The nineteen forty Statement of Principles on Academic Freedom and Tenure released by the American Association of University Professors formalized the relationship and role of faculty within the academy. Building on the nineteen fifteen Declaration, the nineteen forty Statement identified four academic freedoms entitled to higher education faculty: the freedom to research, to publish the results of such research, to teach, and to communicate extramurally. Further clarification deemed faculty's ability to freely research dependent upon their performance in other responsibility areas, and the freedom to teach reliant upon subjects exclusive to the faculty members' expertise. Protected extramural speech under academic freedom recognizes a faculty member's right to free speech as a private United States citizen and not as an agent of the institution. However, given the special status of academic faculty, extra care and caution should be taken when speaking extramurally so as not to implicate or speak on behalf of their institution.

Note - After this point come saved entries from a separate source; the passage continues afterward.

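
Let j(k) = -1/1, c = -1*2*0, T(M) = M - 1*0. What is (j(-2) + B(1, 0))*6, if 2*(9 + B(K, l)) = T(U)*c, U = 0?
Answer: -60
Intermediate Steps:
T(M) = M (T(M) = M + 0 = M)
c = 0 (c = -2*0 = 0)
B(K, l) = -9 (B(K, l) = -9 + (0*0)/2 = -9 + (1/2)*0 = -9 + 0 = -9)
j(k) = -1 (j(k) = -1*1 = -1)
(j(-2) + B(1, 0))*6 = (-1 - 9)*6 = -10*6 = -60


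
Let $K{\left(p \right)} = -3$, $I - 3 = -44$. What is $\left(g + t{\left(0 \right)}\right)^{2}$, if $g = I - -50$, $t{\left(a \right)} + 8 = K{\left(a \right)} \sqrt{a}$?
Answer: $1$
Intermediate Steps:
$I = -41$ ($I = 3 - 44 = -41$)
$t{\left(a \right)} = -8 - 3 \sqrt{a}$
$g = 9$ ($g = -41 - -50 = -41 + 50 = 9$)
$\left(g + t{\left(0 \right)}\right)^{2} = \left(9 - \left(8 + 3 \sqrt{0}\right)\right)^{2} = \left(9 - 8\right)^{2} = 1^{2} = 1$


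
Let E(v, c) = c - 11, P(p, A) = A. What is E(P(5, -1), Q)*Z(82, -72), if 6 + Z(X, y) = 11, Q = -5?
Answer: -80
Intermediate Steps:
E(v, c) = -11 + c
Z(X, y) = 5 (Z(X, y) = -6 + 11 = 5)
E(P(5, -1), Q)*Z(82, -72) = (-11 - 5)*5 = -16*5 = -80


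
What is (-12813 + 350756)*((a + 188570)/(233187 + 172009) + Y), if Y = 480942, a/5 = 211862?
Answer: 16464331404693204/101299 ≈ 1.6253e+11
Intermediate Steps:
a = 1059310 (a = 5*211862 = 1059310)
(-12813 + 350756)*((a + 188570)/(233187 + 172009) + Y) = (-12813 + 350756)*((1059310 + 188570)/(233187 + 172009) + 480942) = 337943*(1247880/405196 + 480942) = 337943*(1247880*(1/405196) + 480942) = 337943*(311970/101299 + 480942) = 337943*(48719255628/101299) = 16464331404693204/101299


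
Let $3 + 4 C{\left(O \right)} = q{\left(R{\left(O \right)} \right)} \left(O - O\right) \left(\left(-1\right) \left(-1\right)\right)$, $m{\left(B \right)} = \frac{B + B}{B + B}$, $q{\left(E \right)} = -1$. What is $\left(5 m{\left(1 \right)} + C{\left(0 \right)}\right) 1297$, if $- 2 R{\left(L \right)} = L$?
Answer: $\frac{22049}{4} \approx 5512.3$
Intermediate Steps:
$R{\left(L \right)} = - \frac{L}{2}$
$m{\left(B \right)} = 1$ ($m{\left(B \right)} = \frac{2 B}{2 B} = 2 B \frac{1}{2 B} = 1$)
$C{\left(O \right)} = - \frac{3}{4}$ ($C{\left(O \right)} = - \frac{3}{4} + \frac{- (O - O) \left(\left(-1\right) \left(-1\right)\right)}{4} = - \frac{3}{4} + \frac{\left(-1\right) 0 \cdot 1}{4} = - \frac{3}{4} + \frac{0 \cdot 1}{4} = - \frac{3}{4} + \frac{1}{4} \cdot 0 = - \frac{3}{4} + 0 = - \frac{3}{4}$)
$\left(5 m{\left(1 \right)} + C{\left(0 \right)}\right) 1297 = \left(5 \cdot 1 - \frac{3}{4}\right) 1297 = \left(5 - \frac{3}{4}\right) 1297 = \frac{17}{4} \cdot 1297 = \frac{22049}{4}$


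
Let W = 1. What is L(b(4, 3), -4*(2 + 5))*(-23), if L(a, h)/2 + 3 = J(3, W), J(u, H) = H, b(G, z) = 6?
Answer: 92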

Academic freedom is not a right enumerated in the United States Constitution, but rather a professional courtesy that emanates from the First Amendment. Within a professional context, just as lawyers and physicians are granted the right to practice law and medicine, so too are academic faculty given the right to produce and disseminate knowledge as it relates to their academic expertise. Furthermore, academic freedom grants academics the security to pursue knowledge for the sake of answers without regard to political or personal gain, and ideally without fear of professional retribution. Institutions, under this professional courtesy, may choose who benefits from academic freedom by determining faculty appointments, curriculum, and areas of research featured institutionally. Additionally, private institutions are given greater exclusionary preference to shape academic freedom according to the preferences and values of their institution.